Il s’ensuit que l’application des dispositions du code de procédure civile relatives à la représentation obligatoire devant la cour d’appel statuant en matière prud’homale résultant de la loi n° 2015-990 du 6 août 2015 pour la croissance, l’activité et l’égalité des chances économiques et du décret n° 2016-660 du 20 mai 2016 relatif à la justice prud’homale et au traitement judiciaire du contentieux du travail, n’implique pas la mise en oeuvre des règles de la postulation devant les cours d’appel découlant des articles 5 et 5-1 de la loi n° 71-1130 du 31 décembre 1971 modifiée portant réforme de certaines professions judiciaires et juridiques, les parties pouvant être représentées par tout avocat, si elles ne font pas le choix d’un défenseur syndical.

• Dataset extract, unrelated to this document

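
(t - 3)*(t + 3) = t^2 - 9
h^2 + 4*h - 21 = (h - 3)*(h + 7)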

Dans un arrêt du 17 septembre 2020, la Cour de cassation a confirmé ses avis du 5 mai 2017 et jugé que les règles de la postulation par avocat prévues aux articles 5 et 5-1 de la loi n° 71- 1130 du 31 décembre 1971 modifiée ne s’appliquent pas devant les cours d’appel statuant en matière prud’homale (Civ. 2e, 17 sept. 2020, F-P+B+I, n° 19-15.814).
En conséquence, il y a lieu de déclarer irrecevables les conclusions d’intimé remises le 23 septembre 2025 ainsi que les pièces communiquées au soutien de celles-ci.
En équité, il n’y a pas lieu de faire application des dispositions de l’article 700 du code de procédure civile.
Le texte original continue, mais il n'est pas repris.